Romper una relación con un mensaje de texto

¿Han roto contigo a través de un mensaje de texto? ¿Has utilizado esta alternativa para romper una relación?

Para una historia de amor, éste es final más drástico, cruel y maleducado. Lo menos que merece la otra persona es darle una explicación cara a cara (o, si no hay de otra, por teléfono).

Sin embargo, hay situaciones en las que romper con un mensaje de texto puede ser apropiado.

¿Por qué alguien decide romper enviando un mensaje de texto?

A menudo, una persona elige esta manera de terminar la relación por las siguientes razones:

mensajes de texto

No sabe qué decir. Romper es difícil y, si el fuerte de esta persona no es la comunicación, un mensaje de texto simplifica el problema. No tiene que dar muchas explicaciones. Tan sólo, elegir una o dos frases: Lo nuestro terminó. Adiós.

Quiere evitar la confrontación: Piensa que, si habla cara a cara con el otro, va a reaccionar de una manera desagradable. Quizás se siente incómodo pensando que su pareja va a hacerle un drama. O, tal vez, sospecha que va a reaccionar de una manera violenta.

No quiere dar explicaciones: Puede que la persona no se sienta capaz de expresar las razones concretas por las que quiere romper o no quiera hacerlo. Si ya es difícil decirle al otro que quiere terminar la relación, más difícil es hablar sobre los motivos, que pueden ser muy dolorosos para quien los escucha.

Por simple vagancia. Enviar un mensaje de texto es la opción más fácil y rápida para terminar una relación. Adiós problema.

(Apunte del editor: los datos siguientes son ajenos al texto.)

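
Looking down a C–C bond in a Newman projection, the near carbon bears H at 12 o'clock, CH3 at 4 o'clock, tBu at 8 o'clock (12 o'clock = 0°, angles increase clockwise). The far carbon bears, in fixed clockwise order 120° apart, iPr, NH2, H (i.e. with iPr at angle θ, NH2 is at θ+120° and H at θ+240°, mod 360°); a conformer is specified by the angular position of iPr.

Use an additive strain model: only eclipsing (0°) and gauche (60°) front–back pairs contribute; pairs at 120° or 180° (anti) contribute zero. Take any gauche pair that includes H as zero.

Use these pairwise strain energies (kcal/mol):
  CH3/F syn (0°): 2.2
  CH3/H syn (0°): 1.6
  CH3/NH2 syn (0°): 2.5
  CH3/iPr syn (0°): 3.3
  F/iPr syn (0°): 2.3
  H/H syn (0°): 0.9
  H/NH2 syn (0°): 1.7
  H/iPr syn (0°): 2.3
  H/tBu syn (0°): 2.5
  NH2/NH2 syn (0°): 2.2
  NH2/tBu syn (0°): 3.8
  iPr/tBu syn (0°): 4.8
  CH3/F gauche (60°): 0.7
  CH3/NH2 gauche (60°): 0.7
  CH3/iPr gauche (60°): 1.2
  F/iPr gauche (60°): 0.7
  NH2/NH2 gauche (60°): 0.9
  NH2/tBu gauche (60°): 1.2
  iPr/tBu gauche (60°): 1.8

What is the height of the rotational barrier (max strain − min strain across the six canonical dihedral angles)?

iPr at 0° (eclipsed): H(0°)/iPr(0°) eclipsed 2.3; CH3(120°)/NH2(120°) eclipsed 2.5; tBu(240°)/H(240°) eclipsed 2.5 → 7.3 kcal/mol.
iPr at 60° (staggered): CH3(120°)/iPr(60°) gauche 1.2; CH3(120°)/NH2(180°) gauche 0.7; tBu(240°)/NH2(180°) gauche 1.2 → 3.1 kcal/mol.
iPr at 120° (eclipsed): H(0°)/H(0°) eclipsed 0.9; CH3(120°)/iPr(120°) eclipsed 3.3; tBu(240°)/NH2(240°) eclipsed 3.8 → 8.0 kcal/mol.
iPr at 180° (staggered): CH3(120°)/iPr(180°) gauche 1.2; tBu(240°)/iPr(180°) gauche 1.8; tBu(240°)/NH2(300°) gauche 1.2 → 4.2 kcal/mol.
iPr at 240° (eclipsed): H(0°)/NH2(0°) eclipsed 1.7; CH3(120°)/H(120°) eclipsed 1.6; tBu(240°)/iPr(240°) eclipsed 4.8 → 8.1 kcal/mol.
iPr at 300° (staggered): CH3(120°)/NH2(60°) gauche 0.7; tBu(240°)/iPr(300°) gauche 1.8 → 2.5 kcal/mol.
Max at 240° (8.1 kcal/mol), min at 300° (2.5 kcal/mol); barrier = 5.6 kcal/mol.

5.6 kcal/mol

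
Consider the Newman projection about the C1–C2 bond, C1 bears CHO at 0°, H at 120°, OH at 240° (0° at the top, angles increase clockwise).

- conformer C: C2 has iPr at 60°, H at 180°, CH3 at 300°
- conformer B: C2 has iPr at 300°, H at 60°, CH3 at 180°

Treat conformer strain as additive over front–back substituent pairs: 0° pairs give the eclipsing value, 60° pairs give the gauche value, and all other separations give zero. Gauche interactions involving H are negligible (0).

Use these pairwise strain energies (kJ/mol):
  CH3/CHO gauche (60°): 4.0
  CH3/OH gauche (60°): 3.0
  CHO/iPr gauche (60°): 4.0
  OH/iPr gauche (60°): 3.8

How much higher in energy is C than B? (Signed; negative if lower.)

C (staggered): CHO(0°)/iPr(60°) gauche 4.0; CHO(0°)/CH3(300°) gauche 4.0; OH(240°)/CH3(300°) gauche 3.0 → 11.0 kJ/mol.
B (staggered): CHO(0°)/iPr(300°) gauche 4.0; OH(240°)/iPr(300°) gauche 3.8; OH(240°)/CH3(180°) gauche 3.0 → 10.8 kJ/mol.
E(C) − E(B) = 11.0 − 10.8 = +0.2 kJ/mol.

+0.2 kJ/mol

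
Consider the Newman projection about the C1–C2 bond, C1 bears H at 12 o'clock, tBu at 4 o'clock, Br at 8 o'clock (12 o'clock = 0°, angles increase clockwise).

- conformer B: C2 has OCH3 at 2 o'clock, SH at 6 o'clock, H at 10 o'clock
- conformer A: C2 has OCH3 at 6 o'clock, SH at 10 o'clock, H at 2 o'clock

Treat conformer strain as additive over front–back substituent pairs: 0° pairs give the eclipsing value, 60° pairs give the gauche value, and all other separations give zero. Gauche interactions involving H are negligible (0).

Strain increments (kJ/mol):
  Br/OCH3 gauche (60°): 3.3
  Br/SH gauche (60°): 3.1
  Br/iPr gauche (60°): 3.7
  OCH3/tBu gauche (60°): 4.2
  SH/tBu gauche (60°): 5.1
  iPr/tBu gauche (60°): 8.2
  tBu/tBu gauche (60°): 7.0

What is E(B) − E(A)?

+1.8 kJ/mol

B (staggered): tBu(120°)/OCH3(60°) gauche 4.2; tBu(120°)/SH(180°) gauche 5.1; Br(240°)/SH(180°) gauche 3.1 → 12.4 kJ/mol.
A (staggered): tBu(120°)/OCH3(180°) gauche 4.2; Br(240°)/OCH3(180°) gauche 3.3; Br(240°)/SH(300°) gauche 3.1 → 10.6 kJ/mol.
E(B) − E(A) = 12.4 − 10.6 = +1.8 kJ/mol.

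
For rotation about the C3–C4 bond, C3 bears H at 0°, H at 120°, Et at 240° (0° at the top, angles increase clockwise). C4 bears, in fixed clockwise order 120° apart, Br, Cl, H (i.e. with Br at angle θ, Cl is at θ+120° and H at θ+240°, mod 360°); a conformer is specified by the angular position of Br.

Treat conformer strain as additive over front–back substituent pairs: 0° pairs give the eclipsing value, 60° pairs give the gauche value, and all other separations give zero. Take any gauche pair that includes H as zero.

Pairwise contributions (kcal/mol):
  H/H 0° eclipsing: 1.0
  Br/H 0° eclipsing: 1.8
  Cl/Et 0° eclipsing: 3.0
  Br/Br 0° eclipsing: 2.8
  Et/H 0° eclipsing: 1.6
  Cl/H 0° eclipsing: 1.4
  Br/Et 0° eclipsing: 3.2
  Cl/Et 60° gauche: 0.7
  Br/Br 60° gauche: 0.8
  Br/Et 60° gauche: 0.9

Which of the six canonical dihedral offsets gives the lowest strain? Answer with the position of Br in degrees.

Br at 0° (eclipsed): H–Br eclipsed, H–Cl eclipsed, Et–H eclipsed; 1.8 + 1.4 + 1.6 = 4.8 kcal/mol.
Br at 60° (staggered): Et–Cl gauche; 0.7 = 0.7 kcal/mol.
Br at 120° (eclipsed): H–H eclipsed, H–Br eclipsed, Et–Cl eclipsed; 1.0 + 1.8 + 3.0 = 5.8 kcal/mol.
Br at 180° (staggered): Et–Br gauche, Et–Cl gauche; 0.9 + 0.7 = 1.6 kcal/mol.
Br at 240° (eclipsed): H–Cl eclipsed, H–H eclipsed, Et–Br eclipsed; 1.4 + 1.0 + 3.2 = 5.6 kcal/mol.
Br at 300° (staggered): Et–Br gauche; 0.9 = 0.9 kcal/mol.
The minimum (0.7 kcal/mol) occurs with Br at 60°.

60°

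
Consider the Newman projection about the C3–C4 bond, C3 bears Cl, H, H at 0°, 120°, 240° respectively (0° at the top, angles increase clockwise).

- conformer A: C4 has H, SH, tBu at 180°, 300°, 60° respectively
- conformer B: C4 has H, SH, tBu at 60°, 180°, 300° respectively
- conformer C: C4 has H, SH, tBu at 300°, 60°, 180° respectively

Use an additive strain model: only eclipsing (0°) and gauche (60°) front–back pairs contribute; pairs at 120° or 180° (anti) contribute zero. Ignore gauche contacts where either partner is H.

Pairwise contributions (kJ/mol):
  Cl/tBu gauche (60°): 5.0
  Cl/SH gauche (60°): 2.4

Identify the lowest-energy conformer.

C

A is staggered. Cl at 0° is gauche with SH at 300° (2.4); Cl at 0° is gauche with tBu at 60° (5.0). Total 7.4 kJ/mol.
B is staggered. Cl at 0° is gauche with tBu at 300° (5.0). Total 5.0 kJ/mol.
C is staggered. Cl at 0° is gauche with SH at 60° (2.4). Total 2.4 kJ/mol.
C has the lowest total (2.4 kJ/mol).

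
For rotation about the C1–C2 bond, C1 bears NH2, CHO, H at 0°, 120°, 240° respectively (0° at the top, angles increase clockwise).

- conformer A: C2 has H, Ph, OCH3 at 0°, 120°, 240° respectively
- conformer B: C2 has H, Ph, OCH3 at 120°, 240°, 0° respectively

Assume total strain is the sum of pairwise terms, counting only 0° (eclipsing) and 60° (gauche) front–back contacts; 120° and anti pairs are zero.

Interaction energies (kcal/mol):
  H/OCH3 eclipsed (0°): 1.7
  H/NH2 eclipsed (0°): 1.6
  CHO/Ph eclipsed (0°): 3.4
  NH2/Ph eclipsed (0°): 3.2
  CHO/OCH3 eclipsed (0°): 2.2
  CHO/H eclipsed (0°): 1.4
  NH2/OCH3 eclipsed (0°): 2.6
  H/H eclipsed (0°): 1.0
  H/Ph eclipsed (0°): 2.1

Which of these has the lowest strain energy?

B

A (eclipsed): NH2(0°)/H(0°) eclipsed 1.6; CHO(120°)/Ph(120°) eclipsed 3.4; H(240°)/OCH3(240°) eclipsed 1.7 → 6.7 kcal/mol.
B (eclipsed): NH2(0°)/OCH3(0°) eclipsed 2.6; CHO(120°)/H(120°) eclipsed 1.4; H(240°)/Ph(240°) eclipsed 2.1 → 6.1 kcal/mol.
B has the lowest total (6.1 kcal/mol).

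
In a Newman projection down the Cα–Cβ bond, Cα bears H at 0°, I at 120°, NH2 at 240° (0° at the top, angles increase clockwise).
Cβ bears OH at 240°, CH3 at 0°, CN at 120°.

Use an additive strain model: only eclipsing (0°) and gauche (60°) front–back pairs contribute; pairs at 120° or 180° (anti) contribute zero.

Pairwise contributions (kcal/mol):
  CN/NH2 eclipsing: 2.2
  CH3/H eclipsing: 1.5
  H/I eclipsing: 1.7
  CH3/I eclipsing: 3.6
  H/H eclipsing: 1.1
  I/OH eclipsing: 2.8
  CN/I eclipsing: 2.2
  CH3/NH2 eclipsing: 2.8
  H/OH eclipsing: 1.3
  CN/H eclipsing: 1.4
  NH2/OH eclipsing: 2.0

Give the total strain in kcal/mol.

This conformer is eclipsed. H at 0° is eclipsed with CH3 at 0° (1.5); I at 120° is eclipsed with CN at 120° (2.2); NH2 at 240° is eclipsed with OH at 240° (2.0). Total 5.7 kcal/mol.

5.7 kcal/mol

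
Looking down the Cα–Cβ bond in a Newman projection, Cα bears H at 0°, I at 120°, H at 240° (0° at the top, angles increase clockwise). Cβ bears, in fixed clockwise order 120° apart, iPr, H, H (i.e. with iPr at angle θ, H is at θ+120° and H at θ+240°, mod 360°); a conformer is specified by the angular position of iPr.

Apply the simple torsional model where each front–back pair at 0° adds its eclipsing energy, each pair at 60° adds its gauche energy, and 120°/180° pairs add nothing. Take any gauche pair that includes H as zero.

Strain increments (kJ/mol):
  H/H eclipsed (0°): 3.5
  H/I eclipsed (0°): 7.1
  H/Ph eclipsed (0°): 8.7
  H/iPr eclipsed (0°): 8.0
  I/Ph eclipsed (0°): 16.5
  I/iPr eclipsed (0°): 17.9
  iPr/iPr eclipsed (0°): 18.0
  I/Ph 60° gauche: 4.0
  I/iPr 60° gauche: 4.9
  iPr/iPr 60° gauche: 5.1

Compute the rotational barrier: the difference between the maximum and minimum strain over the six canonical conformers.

24.9 kJ/mol

iPr at 0° is eclipsed. H at 0° is eclipsed with iPr at 0° (8.0); I at 120° is eclipsed with H at 120° (7.1); H at 240° is eclipsed with H at 240° (3.5). Total 18.6 kJ/mol.
iPr at 60° is staggered. I at 120° is gauche with iPr at 60° (4.9). Total 4.9 kJ/mol.
iPr at 120° is eclipsed. H at 0° is eclipsed with H at 0° (3.5); I at 120° is eclipsed with iPr at 120° (17.9); H at 240° is eclipsed with H at 240° (3.5). Total 24.9 kJ/mol.
iPr at 180° is staggered. I at 120° is gauche with iPr at 180° (4.9). Total 4.9 kJ/mol.
iPr at 240° is eclipsed. H at 0° is eclipsed with H at 0° (3.5); I at 120° is eclipsed with H at 120° (7.1); H at 240° is eclipsed with iPr at 240° (8.0). Total 18.6 kJ/mol.
iPr at 300° (staggered): no non-H gauche contacts → 0.0 kJ/mol.
Max at 120° (24.9 kJ/mol), min at 300° (0.0 kJ/mol); barrier = 24.9 kJ/mol.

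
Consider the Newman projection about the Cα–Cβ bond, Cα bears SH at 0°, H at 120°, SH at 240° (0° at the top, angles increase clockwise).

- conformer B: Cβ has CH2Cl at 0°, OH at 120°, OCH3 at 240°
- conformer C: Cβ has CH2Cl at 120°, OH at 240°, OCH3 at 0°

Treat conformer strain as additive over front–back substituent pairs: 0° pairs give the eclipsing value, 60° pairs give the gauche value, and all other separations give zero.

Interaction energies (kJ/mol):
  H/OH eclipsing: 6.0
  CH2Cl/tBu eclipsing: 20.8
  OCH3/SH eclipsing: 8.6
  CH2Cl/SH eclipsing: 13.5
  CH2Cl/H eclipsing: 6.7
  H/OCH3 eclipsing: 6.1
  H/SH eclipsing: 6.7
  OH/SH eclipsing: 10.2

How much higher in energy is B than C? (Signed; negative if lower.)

B is eclipsed. SH at 0° is eclipsed with CH2Cl at 0° (13.5); H at 120° is eclipsed with OH at 120° (6.0); SH at 240° is eclipsed with OCH3 at 240° (8.6). Total 28.1 kJ/mol.
C is eclipsed. SH at 0° is eclipsed with OCH3 at 0° (8.6); H at 120° is eclipsed with CH2Cl at 120° (6.7); SH at 240° is eclipsed with OH at 240° (10.2). Total 25.5 kJ/mol.
E(B) − E(C) = 28.1 − 25.5 = +2.6 kJ/mol.

+2.6 kJ/mol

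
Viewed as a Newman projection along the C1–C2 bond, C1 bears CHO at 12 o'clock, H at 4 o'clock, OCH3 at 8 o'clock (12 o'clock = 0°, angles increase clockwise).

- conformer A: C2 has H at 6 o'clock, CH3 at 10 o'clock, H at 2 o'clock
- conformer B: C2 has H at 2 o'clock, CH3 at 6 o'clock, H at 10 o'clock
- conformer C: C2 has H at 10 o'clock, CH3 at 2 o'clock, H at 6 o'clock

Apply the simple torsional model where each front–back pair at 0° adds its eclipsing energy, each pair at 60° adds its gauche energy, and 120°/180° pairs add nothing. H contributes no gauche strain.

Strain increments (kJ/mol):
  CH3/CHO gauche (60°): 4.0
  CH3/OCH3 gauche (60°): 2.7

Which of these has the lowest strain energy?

B

A (staggered): CHO–CH3 gauche, OCH3–CH3 gauche; 4.0 + 2.7 = 6.7 kJ/mol.
B (staggered): OCH3–CH3 gauche; 2.7 = 2.7 kJ/mol.
C (staggered): CHO–CH3 gauche; 4.0 = 4.0 kJ/mol.
B has the lowest total (2.7 kJ/mol).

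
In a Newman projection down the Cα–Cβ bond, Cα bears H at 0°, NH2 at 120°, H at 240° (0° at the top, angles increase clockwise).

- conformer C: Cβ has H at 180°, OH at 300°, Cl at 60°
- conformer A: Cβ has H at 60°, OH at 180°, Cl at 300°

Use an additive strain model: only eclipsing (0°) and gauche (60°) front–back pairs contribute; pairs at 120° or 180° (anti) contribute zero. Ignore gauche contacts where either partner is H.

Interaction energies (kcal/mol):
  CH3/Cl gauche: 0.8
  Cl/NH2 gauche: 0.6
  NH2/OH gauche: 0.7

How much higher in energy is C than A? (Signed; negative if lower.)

C is staggered. NH2 at 120° is gauche with Cl at 60° (0.6). Total 0.6 kcal/mol.
A is staggered. NH2 at 120° is gauche with OH at 180° (0.7). Total 0.7 kcal/mol.
E(C) − E(A) = 0.6 − 0.7 = -0.1 kcal/mol.

-0.1 kcal/mol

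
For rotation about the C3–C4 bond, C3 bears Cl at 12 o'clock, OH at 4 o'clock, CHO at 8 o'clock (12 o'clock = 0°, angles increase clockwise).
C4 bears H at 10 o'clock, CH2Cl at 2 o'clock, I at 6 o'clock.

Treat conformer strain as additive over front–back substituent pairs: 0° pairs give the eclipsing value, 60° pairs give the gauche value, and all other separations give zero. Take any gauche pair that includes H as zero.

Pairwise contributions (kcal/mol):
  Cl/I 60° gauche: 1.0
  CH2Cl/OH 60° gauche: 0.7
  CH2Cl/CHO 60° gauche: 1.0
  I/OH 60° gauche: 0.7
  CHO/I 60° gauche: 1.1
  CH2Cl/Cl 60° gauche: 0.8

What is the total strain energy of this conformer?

3.3 kcal/mol

This conformer (staggered): Cl(0°)/CH2Cl(60°) gauche 0.8; OH(120°)/CH2Cl(60°) gauche 0.7; OH(120°)/I(180°) gauche 0.7; CHO(240°)/I(180°) gauche 1.1 → 3.3 kcal/mol.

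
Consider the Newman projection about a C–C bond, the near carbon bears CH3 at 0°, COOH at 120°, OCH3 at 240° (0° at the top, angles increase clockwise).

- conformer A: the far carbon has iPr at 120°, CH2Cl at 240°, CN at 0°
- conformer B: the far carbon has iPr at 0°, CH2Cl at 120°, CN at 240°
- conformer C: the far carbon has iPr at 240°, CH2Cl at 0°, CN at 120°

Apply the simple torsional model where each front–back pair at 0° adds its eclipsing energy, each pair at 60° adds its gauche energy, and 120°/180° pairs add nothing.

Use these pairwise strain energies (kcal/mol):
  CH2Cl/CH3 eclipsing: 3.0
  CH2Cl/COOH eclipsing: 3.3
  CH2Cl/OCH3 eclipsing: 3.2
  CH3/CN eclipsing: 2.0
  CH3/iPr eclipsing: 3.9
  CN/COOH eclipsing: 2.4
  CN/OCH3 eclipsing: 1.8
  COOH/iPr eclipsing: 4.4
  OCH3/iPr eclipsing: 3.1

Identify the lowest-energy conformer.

C

A (eclipsed): CH3–CN eclipsed, COOH–iPr eclipsed, OCH3–CH2Cl eclipsed; 2.0 + 4.4 + 3.2 = 9.6 kcal/mol.
B (eclipsed): CH3–iPr eclipsed, COOH–CH2Cl eclipsed, OCH3–CN eclipsed; 3.9 + 3.3 + 1.8 = 9.0 kcal/mol.
C (eclipsed): CH3–CH2Cl eclipsed, COOH–CN eclipsed, OCH3–iPr eclipsed; 3.0 + 2.4 + 3.1 = 8.5 kcal/mol.
C has the lowest total (8.5 kcal/mol).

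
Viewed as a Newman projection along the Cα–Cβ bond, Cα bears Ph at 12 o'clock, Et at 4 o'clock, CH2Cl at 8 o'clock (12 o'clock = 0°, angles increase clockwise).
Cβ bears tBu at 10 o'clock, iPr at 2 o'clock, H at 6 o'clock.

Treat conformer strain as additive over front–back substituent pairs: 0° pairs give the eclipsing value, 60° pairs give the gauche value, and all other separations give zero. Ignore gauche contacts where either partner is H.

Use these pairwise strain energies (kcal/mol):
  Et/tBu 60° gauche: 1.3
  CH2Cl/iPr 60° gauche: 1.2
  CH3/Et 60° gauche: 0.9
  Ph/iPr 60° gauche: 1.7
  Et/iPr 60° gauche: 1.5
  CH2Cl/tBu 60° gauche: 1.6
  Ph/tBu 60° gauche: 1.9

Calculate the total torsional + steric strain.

6.7 kcal/mol

This conformer (staggered): Ph(0°)/tBu(300°) gauche 1.9; Ph(0°)/iPr(60°) gauche 1.7; Et(120°)/iPr(60°) gauche 1.5; CH2Cl(240°)/tBu(300°) gauche 1.6 → 6.7 kcal/mol.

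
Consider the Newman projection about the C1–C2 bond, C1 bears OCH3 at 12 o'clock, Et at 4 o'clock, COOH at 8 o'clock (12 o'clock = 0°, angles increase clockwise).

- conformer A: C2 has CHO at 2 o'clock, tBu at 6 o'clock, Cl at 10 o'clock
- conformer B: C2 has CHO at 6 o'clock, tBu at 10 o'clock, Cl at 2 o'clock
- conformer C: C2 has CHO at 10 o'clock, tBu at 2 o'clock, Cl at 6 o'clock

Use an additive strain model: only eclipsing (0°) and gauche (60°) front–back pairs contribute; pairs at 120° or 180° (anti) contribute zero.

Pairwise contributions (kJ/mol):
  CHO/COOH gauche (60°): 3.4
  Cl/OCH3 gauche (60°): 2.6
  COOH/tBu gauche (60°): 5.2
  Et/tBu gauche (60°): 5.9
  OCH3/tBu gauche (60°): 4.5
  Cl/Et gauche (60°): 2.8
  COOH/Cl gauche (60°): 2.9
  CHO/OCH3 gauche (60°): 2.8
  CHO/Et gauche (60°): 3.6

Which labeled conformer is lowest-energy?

B

A (staggered): OCH3(0°)/CHO(60°) gauche 2.8; OCH3(0°)/Cl(300°) gauche 2.6; Et(120°)/CHO(60°) gauche 3.6; Et(120°)/tBu(180°) gauche 5.9; COOH(240°)/tBu(180°) gauche 5.2; COOH(240°)/Cl(300°) gauche 2.9 → 23.0 kJ/mol.
B (staggered): OCH3(0°)/tBu(300°) gauche 4.5; OCH3(0°)/Cl(60°) gauche 2.6; Et(120°)/CHO(180°) gauche 3.6; Et(120°)/Cl(60°) gauche 2.8; COOH(240°)/CHO(180°) gauche 3.4; COOH(240°)/tBu(300°) gauche 5.2 → 22.1 kJ/mol.
C (staggered): OCH3(0°)/CHO(300°) gauche 2.8; OCH3(0°)/tBu(60°) gauche 4.5; Et(120°)/tBu(60°) gauche 5.9; Et(120°)/Cl(180°) gauche 2.8; COOH(240°)/CHO(300°) gauche 3.4; COOH(240°)/Cl(180°) gauche 2.9 → 22.3 kJ/mol.
B has the lowest total (22.1 kJ/mol).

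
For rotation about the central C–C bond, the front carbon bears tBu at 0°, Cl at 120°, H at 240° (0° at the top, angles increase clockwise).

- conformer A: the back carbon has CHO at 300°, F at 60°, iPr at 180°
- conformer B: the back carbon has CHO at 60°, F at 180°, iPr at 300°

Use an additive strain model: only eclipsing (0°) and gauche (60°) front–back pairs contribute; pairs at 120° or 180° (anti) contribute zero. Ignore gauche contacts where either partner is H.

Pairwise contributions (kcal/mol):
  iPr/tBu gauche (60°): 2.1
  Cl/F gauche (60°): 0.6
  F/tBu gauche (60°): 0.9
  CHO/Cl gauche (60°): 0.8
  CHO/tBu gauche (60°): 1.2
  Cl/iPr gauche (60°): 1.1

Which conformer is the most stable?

A

A (staggered): tBu(0°)/CHO(300°) gauche 1.2; tBu(0°)/F(60°) gauche 0.9; Cl(120°)/F(60°) gauche 0.6; Cl(120°)/iPr(180°) gauche 1.1 → 3.8 kcal/mol.
B (staggered): tBu(0°)/CHO(60°) gauche 1.2; tBu(0°)/iPr(300°) gauche 2.1; Cl(120°)/CHO(60°) gauche 0.8; Cl(120°)/F(180°) gauche 0.6 → 4.7 kcal/mol.
A has the lowest total (3.8 kcal/mol).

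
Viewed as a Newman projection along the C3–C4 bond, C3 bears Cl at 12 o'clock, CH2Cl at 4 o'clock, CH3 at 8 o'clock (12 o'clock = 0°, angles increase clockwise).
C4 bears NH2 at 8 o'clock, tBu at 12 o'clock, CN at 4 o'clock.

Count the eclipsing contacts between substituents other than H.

3

Non-H eclipsing pairs: Cl(0°)/tBu(0°); CH2Cl(120°)/CN(120°); CH3(240°)/NH2(240°) — 3 interactions.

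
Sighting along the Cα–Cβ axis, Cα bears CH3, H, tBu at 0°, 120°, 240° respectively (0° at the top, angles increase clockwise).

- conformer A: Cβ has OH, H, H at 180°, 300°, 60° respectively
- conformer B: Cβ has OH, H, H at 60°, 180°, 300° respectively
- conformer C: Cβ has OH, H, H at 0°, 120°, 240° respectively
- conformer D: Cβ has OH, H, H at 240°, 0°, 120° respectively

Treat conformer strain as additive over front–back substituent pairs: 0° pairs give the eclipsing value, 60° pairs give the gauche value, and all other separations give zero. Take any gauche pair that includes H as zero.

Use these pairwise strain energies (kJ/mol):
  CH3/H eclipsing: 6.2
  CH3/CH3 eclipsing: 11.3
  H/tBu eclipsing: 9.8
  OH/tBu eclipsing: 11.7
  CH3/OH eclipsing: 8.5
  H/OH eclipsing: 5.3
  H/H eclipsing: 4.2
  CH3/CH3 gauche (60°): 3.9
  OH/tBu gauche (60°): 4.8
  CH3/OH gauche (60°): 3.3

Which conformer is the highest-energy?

A (staggered): tBu(240°)/OH(180°) gauche 4.8 → 4.8 kJ/mol.
B (staggered): CH3(0°)/OH(60°) gauche 3.3 → 3.3 kJ/mol.
C (eclipsed): CH3(0°)/OH(0°) eclipsed 8.5; H(120°)/H(120°) eclipsed 4.2; tBu(240°)/H(240°) eclipsed 9.8 → 22.5 kJ/mol.
D (eclipsed): CH3(0°)/H(0°) eclipsed 6.2; H(120°)/H(120°) eclipsed 4.2; tBu(240°)/OH(240°) eclipsed 11.7 → 22.1 kJ/mol.
C has the highest total (22.5 kJ/mol).

C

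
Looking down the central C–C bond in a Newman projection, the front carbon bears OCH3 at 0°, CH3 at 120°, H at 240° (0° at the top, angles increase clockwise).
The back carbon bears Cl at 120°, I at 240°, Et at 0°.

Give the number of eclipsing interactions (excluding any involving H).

Non-H eclipsing pairs: OCH3(0°)/Et(0°); CH3(120°)/Cl(120°) — 2 interactions.

2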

Para fastidiar. Estos mensajes suelen sentar mal a quien los recibe, quien los interpreta como una falta total de interés por parte del otro. Si la intención de la persona es, precisamente, darle en las narices a su hasta entonces pareja, ésta es una opción estupenda.

Cuándo NO romper con un mensaje

Es preferible evitar esta opción cuando aún no se ha decidido firmemente la ruptura. Al enviar un mensaje, ni tú aclaras las cosas ni el otro puede replicar como quisiera. La comunicación no fluye.

Además, quien lo recibe suele molestarse con el gesto desconsiderado de quien lo envía. Por lo que es probable que después esté menos receptivo al diálogo.

Si hay posibilidades de arreglar las cosas, enviar este tipo de mensajes es una mala alternativa.

También lo es por los “rastros” que deja. Quien recibe el mensaje lo tiene en su teléfono para enseñárselo a quien guste (a sus amigos, por ejemplo), dando una prueba de la clase de persona con quien estaba (egoísta, desconsiderada… o lo que quiera añadir para describirla).

Otra situación a tener en cuenta por quien decide romper con un mensaje es la mala reacción de quien lo recibe. Si mandas un mensaje para romper, previendo que la otra persona va a montar un drama o se va a poner violenta, puede reaccionar todavía peor cuando lea tu adiós en una pantallita. (Toma tus precauciones.)

¿Cuándo es apropiado?

Hay circunstancias donde no es tan mala idea romper con un mensaje. Éstas, por ejemplo.

Cuando la relación ha sido muy corta. Es casi horripilante mandarle un mensaje de dos líneas para romper a la persona con quien has compartido una historia. Otra cosa es que prácticamente acabes de conocerla. Le va a sentar mal, sí, pero no le va a doler tanto.

Cuando la comunicación ha sido de ese estilo. Si la relación comenzó y se sustentó intercambiando mensajes de texto, un mensaje también es un modo “natural” de concluirla.

Cuando no hay otra opción disponible. Si no puedes hablar cara a cara con tu pareja, ni existe otra manera de comunicarte con él/ella, un mensaje es preferible a dejar las cosas en suspenso.

Ojalá que no tengas que utilizar un mensaje de texto para romper una relación y que tampoco lo usen contigo. Ésta debería de ser una de las últimas opciones a considerar.